Visiting overseas nuclear experts on Saturday urged Japan to create a culture of safety among its power companies and energy industry regulators, calling this the best way to avoid another nuclear disaster.
“The most fundamental obligation perhaps is to establish an appropriate safety culture among all those involved in nuclear enterprise,” Richard Meserve, former chairman of the U.S. Nuclear Regulatory Commission, told a news conference in Tokyo.
A two-day meeting between the overseas experts and an independent panel created by the government to investigate the Fukushima nuclear crisis ended earlier the same day.
“Safety culture should reflect a commitment that safety is the highest priority (and) that it should come ahead of cost, production and schedules,” Meserve said.
At the meeting hosted by the panel in Tokyo, its members explained a 500-page interim report it issued in December to five nuclear experts from the U.S., Europe, China and South Korea, seeking to reflect their opinions and advice in the final version of the report this summer.
The experts advised the to panel consider expanding domestic discussion on establishing a culture of safety at nuclear power plants, an area the panel itself highlighted as problematic in its interim report.
Many workers and regulators in the nuclear power industry related never expected a major crisis such as the accident at the Fukushima No. 1 power station to occur in Japan, according to the report.
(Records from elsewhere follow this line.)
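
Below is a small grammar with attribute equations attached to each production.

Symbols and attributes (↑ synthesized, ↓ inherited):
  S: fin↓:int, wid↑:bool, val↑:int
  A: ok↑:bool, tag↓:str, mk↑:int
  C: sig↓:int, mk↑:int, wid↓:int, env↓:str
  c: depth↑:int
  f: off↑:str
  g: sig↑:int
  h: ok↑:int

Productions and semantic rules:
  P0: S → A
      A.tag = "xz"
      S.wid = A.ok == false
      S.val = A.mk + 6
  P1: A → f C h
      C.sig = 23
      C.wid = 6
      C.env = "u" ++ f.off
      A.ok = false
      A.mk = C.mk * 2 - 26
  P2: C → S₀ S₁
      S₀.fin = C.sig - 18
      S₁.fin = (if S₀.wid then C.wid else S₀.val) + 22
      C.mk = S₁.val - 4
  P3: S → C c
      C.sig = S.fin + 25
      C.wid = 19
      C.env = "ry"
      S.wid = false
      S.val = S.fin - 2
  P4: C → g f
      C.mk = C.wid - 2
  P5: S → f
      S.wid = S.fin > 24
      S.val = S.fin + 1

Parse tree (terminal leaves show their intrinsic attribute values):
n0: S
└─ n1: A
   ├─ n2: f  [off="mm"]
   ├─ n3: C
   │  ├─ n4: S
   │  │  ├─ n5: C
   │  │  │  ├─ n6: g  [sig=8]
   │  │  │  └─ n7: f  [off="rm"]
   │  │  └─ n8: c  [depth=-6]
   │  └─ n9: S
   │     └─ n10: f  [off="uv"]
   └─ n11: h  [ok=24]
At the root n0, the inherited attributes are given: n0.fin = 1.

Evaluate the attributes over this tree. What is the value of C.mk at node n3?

22

1. n0.fin = 1  [given at root]
2. n1.tag = "xz"  ["xz"]
3. n2.off = "mm"  [terminal]
4. n3.sig = 23  [23]
5. n3.wid = 6  [6]
6. n3.env = "umm"  ["u" ++ f.off]
7. n4.fin = 5  [C.sig - 18]
8. n5.sig = 30  [S.fin + 25]
9. n5.wid = 19  [19]
10. n5.env = "ry"  ["ry"]
11. n6.sig = 8  [terminal]
12. n7.off = "rm"  [terminal]
13. n5.mk = 17  [C.wid - 2]
14. n8.depth = -6  [terminal]
15. n4.wid = false  [false]
16. n4.val = 3  [S.fin - 2]
17. n9.fin = 25  [(if S₀.wid then C.wid else S₀.val) + 22]
18. n10.off = "uv"  [terminal]
19. n9.wid = true  [S.fin > 24]
20. n9.val = 26  [S.fin + 1]
21. n3.mk = 22  [S₁.val - 4]
22. n11.ok = 24  [terminal]
23. n1.ok = false  [false]
24. n1.mk = 18  [C.mk * 2 - 26]
25. n0.wid = true  [A.ok == false]
26. n0.val = 24  [A.mk + 6]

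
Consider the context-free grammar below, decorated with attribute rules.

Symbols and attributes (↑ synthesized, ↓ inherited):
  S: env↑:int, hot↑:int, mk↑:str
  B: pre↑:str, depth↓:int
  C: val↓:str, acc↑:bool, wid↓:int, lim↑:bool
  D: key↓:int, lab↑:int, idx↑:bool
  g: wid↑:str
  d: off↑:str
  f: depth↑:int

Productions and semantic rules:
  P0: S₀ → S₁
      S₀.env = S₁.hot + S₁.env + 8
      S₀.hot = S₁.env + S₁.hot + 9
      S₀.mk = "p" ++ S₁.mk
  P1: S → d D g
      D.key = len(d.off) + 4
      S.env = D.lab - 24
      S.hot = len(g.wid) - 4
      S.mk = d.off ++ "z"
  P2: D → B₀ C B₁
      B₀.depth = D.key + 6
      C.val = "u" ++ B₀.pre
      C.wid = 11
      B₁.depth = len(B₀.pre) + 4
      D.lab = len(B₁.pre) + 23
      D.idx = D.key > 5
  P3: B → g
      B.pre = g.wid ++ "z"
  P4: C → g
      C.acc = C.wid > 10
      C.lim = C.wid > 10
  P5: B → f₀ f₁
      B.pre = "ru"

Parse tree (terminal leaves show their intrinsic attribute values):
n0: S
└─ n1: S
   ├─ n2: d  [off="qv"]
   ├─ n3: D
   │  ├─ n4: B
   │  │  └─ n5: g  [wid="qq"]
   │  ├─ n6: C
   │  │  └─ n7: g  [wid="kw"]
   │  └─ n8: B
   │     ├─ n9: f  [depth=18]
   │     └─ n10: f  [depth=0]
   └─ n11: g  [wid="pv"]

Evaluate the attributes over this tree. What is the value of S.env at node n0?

7

1. n2.off = "qv"  [terminal]
2. n3.key = 6  [len(d.off) + 4]
3. n4.depth = 12  [D.key + 6]
4. n5.wid = "qq"  [terminal]
5. n4.pre = "qqz"  [g.wid ++ "z"]
6. n6.val = "uqqz"  ["u" ++ B₀.pre]
7. n6.wid = 11  [11]
8. n7.wid = "kw"  [terminal]
9. n6.acc = true  [C.wid > 10]
10. n6.lim = true  [C.wid > 10]
11. n8.depth = 7  [len(B₀.pre) + 4]
12. n9.depth = 18  [terminal]
13. n10.depth = 0  [terminal]
14. n8.pre = "ru"  ["ru"]
15. n3.lab = 25  [len(B₁.pre) + 23]
16. n3.idx = true  [D.key > 5]
17. n11.wid = "pv"  [terminal]
18. n1.env = 1  [D.lab - 24]
19. n1.hot = -2  [len(g.wid) - 4]
20. n1.mk = "qvz"  [d.off ++ "z"]
21. n0.env = 7  [S₁.hot + S₁.env + 8]
22. n0.hot = 8  [S₁.env + S₁.hot + 9]
23. n0.mk = "pqvz"  ["p" ++ S₁.mk]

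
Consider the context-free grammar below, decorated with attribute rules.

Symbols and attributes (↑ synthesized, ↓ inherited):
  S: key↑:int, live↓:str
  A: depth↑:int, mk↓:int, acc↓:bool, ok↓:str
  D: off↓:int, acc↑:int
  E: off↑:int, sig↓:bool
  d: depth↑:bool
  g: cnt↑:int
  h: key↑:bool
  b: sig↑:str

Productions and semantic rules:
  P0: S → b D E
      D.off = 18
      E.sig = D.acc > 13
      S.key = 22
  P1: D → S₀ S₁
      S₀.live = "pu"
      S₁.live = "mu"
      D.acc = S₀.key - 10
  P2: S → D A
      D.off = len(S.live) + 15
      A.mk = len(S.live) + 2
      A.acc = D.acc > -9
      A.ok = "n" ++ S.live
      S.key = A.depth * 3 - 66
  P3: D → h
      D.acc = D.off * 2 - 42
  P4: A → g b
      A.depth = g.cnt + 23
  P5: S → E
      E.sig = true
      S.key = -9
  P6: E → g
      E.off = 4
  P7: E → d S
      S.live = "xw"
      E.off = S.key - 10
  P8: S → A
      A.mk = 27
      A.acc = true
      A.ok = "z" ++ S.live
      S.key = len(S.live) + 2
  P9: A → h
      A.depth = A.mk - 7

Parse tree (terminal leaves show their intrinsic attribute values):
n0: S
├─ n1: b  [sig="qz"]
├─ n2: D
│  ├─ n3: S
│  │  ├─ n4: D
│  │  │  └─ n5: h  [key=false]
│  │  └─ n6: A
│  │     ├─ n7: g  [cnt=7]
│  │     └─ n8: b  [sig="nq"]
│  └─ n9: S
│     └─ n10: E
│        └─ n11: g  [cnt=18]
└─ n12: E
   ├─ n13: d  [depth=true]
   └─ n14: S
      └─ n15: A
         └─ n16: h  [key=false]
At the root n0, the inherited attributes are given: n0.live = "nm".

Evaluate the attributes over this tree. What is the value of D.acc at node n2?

14

1. n0.live = "nm"  [given at root]
2. n1.sig = "qz"  [terminal]
3. n2.off = 18  [18]
4. n3.live = "pu"  ["pu"]
5. n4.off = 17  [len(S.live) + 15]
6. n5.key = false  [terminal]
7. n4.acc = -8  [D.off * 2 - 42]
8. n6.mk = 4  [len(S.live) + 2]
9. n6.acc = true  [D.acc > -9]
10. n6.ok = "npu"  ["n" ++ S.live]
11. n7.cnt = 7  [terminal]
12. n8.sig = "nq"  [terminal]
13. n6.depth = 30  [g.cnt + 23]
14. n3.key = 24  [A.depth * 3 - 66]
15. n9.live = "mu"  ["mu"]
16. n10.sig = true  [true]
17. n11.cnt = 18  [terminal]
18. n10.off = 4  [4]
19. n9.key = -9  [-9]
20. n2.acc = 14  [S₀.key - 10]
21. n12.sig = true  [D.acc > 13]
22. n13.depth = true  [terminal]
23. n14.live = "xw"  ["xw"]
24. n15.mk = 27  [27]
25. n15.acc = true  [true]
26. n15.ok = "zxw"  ["z" ++ S.live]
27. n16.key = false  [terminal]
28. n15.depth = 20  [A.mk - 7]
29. n14.key = 4  [len(S.live) + 2]
30. n12.off = -6  [S.key - 10]
31. n0.key = 22  [22]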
It also says that people promoting the use of nuclear energy were reluctant to explain its potential negative aspects. Instead, they kept insisting that nuclear power plants were safe and this complacency hindered efforts to thorough prepare for a possible major nuclear accident.
For instance, sufficiently measures to guard against a long-term power blackout or a massive tsunami at atomic energy plants failed to be taken.
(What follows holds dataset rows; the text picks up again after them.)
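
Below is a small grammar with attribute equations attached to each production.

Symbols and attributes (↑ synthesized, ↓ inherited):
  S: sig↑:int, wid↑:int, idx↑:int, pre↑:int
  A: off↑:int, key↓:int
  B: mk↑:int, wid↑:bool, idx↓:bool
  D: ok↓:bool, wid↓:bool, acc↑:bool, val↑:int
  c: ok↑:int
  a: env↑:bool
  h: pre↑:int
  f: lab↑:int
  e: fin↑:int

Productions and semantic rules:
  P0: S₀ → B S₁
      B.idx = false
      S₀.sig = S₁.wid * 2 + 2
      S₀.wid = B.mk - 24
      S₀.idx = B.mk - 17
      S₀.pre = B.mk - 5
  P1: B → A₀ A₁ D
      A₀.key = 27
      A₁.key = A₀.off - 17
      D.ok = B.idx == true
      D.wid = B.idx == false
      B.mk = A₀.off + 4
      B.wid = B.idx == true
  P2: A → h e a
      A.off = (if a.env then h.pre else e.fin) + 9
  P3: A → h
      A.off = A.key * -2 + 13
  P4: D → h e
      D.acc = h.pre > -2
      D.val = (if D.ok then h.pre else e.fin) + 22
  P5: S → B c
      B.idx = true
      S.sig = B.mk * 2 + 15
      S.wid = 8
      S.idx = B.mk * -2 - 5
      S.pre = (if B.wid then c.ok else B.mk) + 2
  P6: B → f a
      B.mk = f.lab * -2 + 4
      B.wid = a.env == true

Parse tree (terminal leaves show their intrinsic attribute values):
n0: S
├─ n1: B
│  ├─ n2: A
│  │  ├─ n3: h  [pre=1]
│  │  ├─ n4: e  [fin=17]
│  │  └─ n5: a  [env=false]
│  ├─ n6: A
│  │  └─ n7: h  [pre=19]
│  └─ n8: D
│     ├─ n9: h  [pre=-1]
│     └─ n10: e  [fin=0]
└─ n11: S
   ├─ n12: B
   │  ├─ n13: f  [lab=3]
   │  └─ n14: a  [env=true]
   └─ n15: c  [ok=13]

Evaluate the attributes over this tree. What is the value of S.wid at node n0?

1. n1.idx = false  [false]
2. n2.key = 27  [27]
3. n3.pre = 1  [terminal]
4. n4.fin = 17  [terminal]
5. n5.env = false  [terminal]
6. n2.off = 26  [(if a.env then h.pre else e.fin) + 9]
7. n6.key = 9  [A₀.off - 17]
8. n7.pre = 19  [terminal]
9. n6.off = -5  [A.key * -2 + 13]
10. n8.ok = false  [B.idx == true]
11. n8.wid = true  [B.idx == false]
12. n9.pre = -1  [terminal]
13. n10.fin = 0  [terminal]
14. n8.acc = true  [h.pre > -2]
15. n8.val = 22  [(if D.ok then h.pre else e.fin) + 22]
16. n1.mk = 30  [A₀.off + 4]
17. n1.wid = false  [B.idx == true]
18. n12.idx = true  [true]
19. n13.lab = 3  [terminal]
20. n14.env = true  [terminal]
21. n12.mk = -2  [f.lab * -2 + 4]
22. n12.wid = true  [a.env == true]
23. n15.ok = 13  [terminal]
24. n11.sig = 11  [B.mk * 2 + 15]
25. n11.wid = 8  [8]
26. n11.idx = -1  [B.mk * -2 - 5]
27. n11.pre = 15  [(if B.wid then c.ok else B.mk) + 2]
28. n0.sig = 18  [S₁.wid * 2 + 2]
29. n0.wid = 6  [B.mk - 24]
30. n0.idx = 13  [B.mk - 17]
31. n0.pre = 25  [B.mk - 5]

6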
Meserve, currently president of the Washington-based Carnegie Institution for Science, said he was interested to learn that a study had been carried out prior to the Fukushima disaster suggesting the possibility that tsunami much larger than those predicted by Tokyo Electric Power Co. could strike the area around the Fukushima No. 1 plant, but that the process of addressing the risk was extremely slow.
“What is improbable is possible. We must be aware of the fact that an accident is always possible. We must be prepared to deal with it,” said Andre-Claude Lacoste, another of the experts and chairman of France’s nuclear safety body.
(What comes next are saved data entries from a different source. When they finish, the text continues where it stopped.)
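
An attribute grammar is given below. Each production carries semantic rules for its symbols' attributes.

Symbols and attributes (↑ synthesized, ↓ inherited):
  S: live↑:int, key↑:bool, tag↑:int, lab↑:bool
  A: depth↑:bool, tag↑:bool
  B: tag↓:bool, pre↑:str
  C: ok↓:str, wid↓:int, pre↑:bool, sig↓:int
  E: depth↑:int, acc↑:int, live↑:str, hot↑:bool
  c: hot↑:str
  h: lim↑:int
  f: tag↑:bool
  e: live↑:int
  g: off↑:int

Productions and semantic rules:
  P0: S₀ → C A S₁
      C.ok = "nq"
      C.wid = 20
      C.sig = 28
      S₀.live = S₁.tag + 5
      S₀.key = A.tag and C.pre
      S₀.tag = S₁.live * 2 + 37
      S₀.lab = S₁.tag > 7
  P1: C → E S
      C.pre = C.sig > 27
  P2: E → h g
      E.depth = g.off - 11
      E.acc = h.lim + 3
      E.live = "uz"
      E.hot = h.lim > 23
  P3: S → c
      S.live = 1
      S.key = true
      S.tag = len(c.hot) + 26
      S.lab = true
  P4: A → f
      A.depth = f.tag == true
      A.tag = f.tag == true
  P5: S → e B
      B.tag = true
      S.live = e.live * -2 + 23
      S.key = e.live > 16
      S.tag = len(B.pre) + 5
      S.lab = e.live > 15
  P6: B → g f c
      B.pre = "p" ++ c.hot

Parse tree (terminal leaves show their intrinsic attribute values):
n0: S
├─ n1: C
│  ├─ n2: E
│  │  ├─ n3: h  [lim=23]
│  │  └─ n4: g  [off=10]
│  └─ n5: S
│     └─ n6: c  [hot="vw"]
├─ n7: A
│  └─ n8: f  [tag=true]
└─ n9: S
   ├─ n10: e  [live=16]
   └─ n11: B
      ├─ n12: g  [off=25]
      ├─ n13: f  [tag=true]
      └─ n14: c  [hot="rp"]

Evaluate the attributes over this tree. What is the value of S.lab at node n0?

1. n1.ok = "nq"  ["nq"]
2. n1.wid = 20  [20]
3. n1.sig = 28  [28]
4. n3.lim = 23  [terminal]
5. n4.off = 10  [terminal]
6. n2.depth = -1  [g.off - 11]
7. n2.acc = 26  [h.lim + 3]
8. n2.live = "uz"  ["uz"]
9. n2.hot = false  [h.lim > 23]
10. n6.hot = "vw"  [terminal]
11. n5.live = 1  [1]
12. n5.key = true  [true]
13. n5.tag = 28  [len(c.hot) + 26]
14. n5.lab = true  [true]
15. n1.pre = true  [C.sig > 27]
16. n8.tag = true  [terminal]
17. n7.depth = true  [f.tag == true]
18. n7.tag = true  [f.tag == true]
19. n10.live = 16  [terminal]
20. n11.tag = true  [true]
21. n12.off = 25  [terminal]
22. n13.tag = true  [terminal]
23. n14.hot = "rp"  [terminal]
24. n11.pre = "prp"  ["p" ++ c.hot]
25. n9.live = -9  [e.live * -2 + 23]
26. n9.key = false  [e.live > 16]
27. n9.tag = 8  [len(B.pre) + 5]
28. n9.lab = true  [e.live > 15]
29. n0.live = 13  [S₁.tag + 5]
30. n0.key = true  [A.tag and C.pre]
31. n0.tag = 19  [S₁.live * 2 + 37]
32. n0.lab = true  [S₁.tag > 7]

true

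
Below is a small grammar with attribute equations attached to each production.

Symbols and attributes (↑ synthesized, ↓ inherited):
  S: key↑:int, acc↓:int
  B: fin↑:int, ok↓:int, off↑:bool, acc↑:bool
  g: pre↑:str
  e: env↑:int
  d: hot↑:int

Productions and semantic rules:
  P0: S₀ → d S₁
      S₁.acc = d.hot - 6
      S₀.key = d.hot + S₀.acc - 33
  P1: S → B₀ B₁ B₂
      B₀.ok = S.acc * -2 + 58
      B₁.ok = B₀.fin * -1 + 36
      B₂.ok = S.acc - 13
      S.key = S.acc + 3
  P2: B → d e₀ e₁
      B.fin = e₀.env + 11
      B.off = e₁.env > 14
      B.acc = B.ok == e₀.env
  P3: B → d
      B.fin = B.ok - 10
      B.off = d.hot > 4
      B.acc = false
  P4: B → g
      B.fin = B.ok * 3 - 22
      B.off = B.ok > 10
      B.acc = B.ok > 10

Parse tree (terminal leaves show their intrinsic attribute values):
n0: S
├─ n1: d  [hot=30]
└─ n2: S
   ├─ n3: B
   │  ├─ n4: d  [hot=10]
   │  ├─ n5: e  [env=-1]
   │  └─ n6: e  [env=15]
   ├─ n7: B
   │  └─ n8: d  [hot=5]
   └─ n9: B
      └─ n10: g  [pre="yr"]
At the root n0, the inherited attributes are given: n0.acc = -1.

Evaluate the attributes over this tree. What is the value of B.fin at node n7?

16

1. n0.acc = -1  [given at root]
2. n1.hot = 30  [terminal]
3. n2.acc = 24  [d.hot - 6]
4. n3.ok = 10  [S.acc * -2 + 58]
5. n4.hot = 10  [terminal]
6. n5.env = -1  [terminal]
7. n6.env = 15  [terminal]
8. n3.fin = 10  [e₀.env + 11]
9. n3.off = true  [e₁.env > 14]
10. n3.acc = false  [B.ok == e₀.env]
11. n7.ok = 26  [B₀.fin * -1 + 36]
12. n8.hot = 5  [terminal]
13. n7.fin = 16  [B.ok - 10]
14. n7.off = true  [d.hot > 4]
15. n7.acc = false  [false]
16. n9.ok = 11  [S.acc - 13]
17. n10.pre = "yr"  [terminal]
18. n9.fin = 11  [B.ok * 3 - 22]
19. n9.off = true  [B.ok > 10]
20. n9.acc = true  [B.ok > 10]
21. n2.key = 27  [S.acc + 3]
22. n0.key = -4  [d.hot + S₀.acc - 33]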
He said that one difference between Japan and France was that after the 1986 Chernobyl accident, French authorities made sure it raised awareness about the risk of major accidents occurring at its nuclear power plants. Since Chernobyl, France has emphasized training workers engaged in nuclear-related work to instruct them how to handle emergency situations.
Lars-Erik Holm, head of Sweden’s National Board of Health and Welfare, said he expects the panel to include a chapter on safety culture in its final report to demonstrate what “the problem was and what needs to be fixed in Japan.”